Ynama tat es – ein Schrei wollte sich ihrer Kehle entringen – sie warf den Kopf nach hinten und breitete die Arme aus:

»Ich fühle den Boden«, stammelte sie. »Ich fühle ihn. Ich kann stehen …«

»Und gehen … Ynama … und gehen …« Moco ließ sie los und sprang drei Schritte zurück. Ynama schwankte, suchte Halt und fand keinen. Da straffte sich ihr Körper und vorsichtig, ganz langsam tastend, schob sie den einen Fuß vor den anderen. Und dann noch einmal und dann wieder … vier-, fünfmal … bis sie etwas torkelnd herumlief, immer im Kreis, an der Hüttenwand entlang; und Moco stand an der Tür, hatte die Hände gefaltet und betete zu dem weißen Gott, den keiner hier im Wald kannte und der doch stärker war als alle anderen Götter.

Dann faßte er Ynama an der Hand und ging mit ihr hinaus ins Freie. Stumm starren die Männer Ynama und Moco an. Sie beobachteten ihren Gang und sie lief vor ihnen herum, als sei sie nie gelähmt gewesen und lachte dabei und klatschte in die Hände.

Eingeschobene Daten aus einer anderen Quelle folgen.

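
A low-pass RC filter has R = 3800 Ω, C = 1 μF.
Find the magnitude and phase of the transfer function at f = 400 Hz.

Step 1 — Angular frequency: ω = 2π·400 = 2513 rad/s.
Step 2 — Transfer function: H(jω) = 1/(1 + jωRC).
Step 3 — Denominator: 1 + jωRC = 1 + j·2513·3800·1e-06 = 1 + j9.55.
Step 4 — H = 0.01084 - j0.1036.
Step 5 — Magnitude: |H| = 0.1041 (-19.6 dB); phase: φ = -84.0°.

|H| = 0.1041 (-19.6 dB), φ = -84.0°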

Jatupua, der Zauberer, verließ mit gesenktem Kopf den Kreis und entfernte sich. Niemand beachtete ihn mehr, keiner sprach ihn an. Die Götter hatten ihn ausgestoßen, seine Macht war verflogen wie Nebel. Auch als er ein kleines Boot nahm und vom Ufer abstieß, fragte ihn keiner, wohin er wolle … allein, eingehüllt in seinen Federmantel, hockte er in dem Einbaum und ließ sich wegtreiben. Die ganze Tragödie des Erfolglosen widerfuhr ihm … hier, im Urwald, wo nur die Stärke gilt, war sein Sturz in das Dunkel doppelt schnell und tief.

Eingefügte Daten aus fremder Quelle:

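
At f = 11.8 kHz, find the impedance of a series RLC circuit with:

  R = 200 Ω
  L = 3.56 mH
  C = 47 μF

Step 1 — Angular frequency: ω = 2π·f = 2π·1.18e+04 = 7.414e+04 rad/s.
Step 2 — Component impedances:
  R: Z = R = 200 Ω
  L: Z = jωL = j·7.414e+04·0.00356 = 0 + j263.9 Ω
  C: Z = 1/(jωC) = -j/(ω·C) = 0 - j0.287 Ω
Step 3 — Series combination: Z_total = R + L + C = 200 + j263.7 Ω = 330.9∠52.8° Ω.

Z = 200 + j263.7 Ω = 330.9∠52.8° Ω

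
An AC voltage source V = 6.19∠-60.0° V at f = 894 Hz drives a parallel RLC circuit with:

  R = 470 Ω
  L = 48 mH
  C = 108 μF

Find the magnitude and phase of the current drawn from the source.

Step 1 — Angular frequency: ω = 2π·f = 2π·894 = 5617 rad/s.
Step 2 — Component impedances:
  R: Z = R = 470 Ω
  L: Z = jωL = j·5617·0.048 = 0 + j269.6 Ω
  C: Z = 1/(jωC) = -j/(ω·C) = 0 - j1.648 Ω
Step 3 — Parallel combination: 1/Z_total = 1/R + 1/L + 1/C; Z_total = 0.005852 - j1.659 Ω = 1.659∠-89.8° Ω.
Step 4 — Source phasor: V = 6.19∠-60.0° V = 3.095 - j5.361 V.
Step 5 — Ohm's law: I = V / Z_total = (3.095 - j5.361) / (0.005852 - j1.659) = 3.239 + j1.855 A.
Step 6 — Convert to polar: |I| = 3.732 A, ∠I = 29.8°.

I = 3.732∠29.8° A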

Nur Moco ging hinunter zum Fluß und sah dem wegtreibenden Boot nach. Sehr nachdenklich kam er zurück zu Cliff, Dr. Forster und Ellen.

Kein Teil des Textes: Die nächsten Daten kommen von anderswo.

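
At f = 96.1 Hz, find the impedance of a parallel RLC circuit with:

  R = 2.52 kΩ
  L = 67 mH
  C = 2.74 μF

Step 1 — Angular frequency: ω = 2π·f = 2π·96.1 = 603.8 rad/s.
Step 2 — Component impedances:
  R: Z = R = 2520 Ω
  L: Z = jωL = j·603.8·0.067 = 0 + j40.46 Ω
  C: Z = 1/(jωC) = -j/(ω·C) = 0 - j604.4 Ω
Step 3 — Parallel combination: 1/Z_total = 1/R + 1/L + 1/C; Z_total = 0.7458 + j43.34 Ω = 43.35∠89.0° Ω.

Z = 0.7458 + j43.34 Ω = 43.35∠89.0° Ω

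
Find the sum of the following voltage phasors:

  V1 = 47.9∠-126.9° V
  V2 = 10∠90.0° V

Step 1 — Convert each phasor to rectangular form:
  V1 = 47.9·(cos(-126.9°) + j·sin(-126.9°)) = -28.76 - j38.3 V
  V2 = 10·(cos(90.0°) + j·sin(90.0°)) = 0 + j10 V
Step 2 — Sum components: V_total = -28.76 - j28.3 V.
Step 3 — Convert to polar: |V_total| = 40.35 V, ∠V_total = -135.5°.

V_total = 40.35∠-135.5° V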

»Ynama ist gesund, aber Jatupua habt ihr die Seele genommen. Er wird sich rächen«, sagte er. »Ein besiegter Zauberer ist ein toter Mann … er muß leben wie ein Käfer. Ich werde Jatupua töten lassen.«

»Nein!« Ellen hielt Moco fest. »Das dürfen Sie nicht. Das wäre Mord.«

»Hier gibt es andere Begriffe, Señorita. Wenn wir Jatupua nicht töten, werden wir sterben. Er wird uns die Weißen auf den Hals hetzen.«

»Nur, weil er einmal blamiert wurde?« Dr. Forster lachte. »Moco, er wird doch nicht sein ganzes Volk deswegen opfern. Ich glaube, er baut sich etwas unterhalb des Dorfes eine Hütte und lebt als Einsiedler weiter.«

»Glauben Sie das, Doktor? Ich kenne meine Rasse besser. Ihm sind wir alle verhaßt, weil wir ihn ausgestoßen haben. Die Menschen hier denken wie die Tiere … friß, sonst wirst du gefressen. Es ist eine andere Moral als bei Ihnen.« Moco lächelte schwach. »Lassen Sie uns vergessen, was war. Wir wollen fröhlich sein und Ynamas neues Leben feiern.«

Eine Stunde später fuhren heimlich zwei Boote dem Einbaum Jatupuas nach. Cliff bemerkte es, aber er schwieg. Hoffentlich finden sie ihn noch, dachte er kalt. Wie leicht kann sonst aus diesem Paradies eine Hölle werden …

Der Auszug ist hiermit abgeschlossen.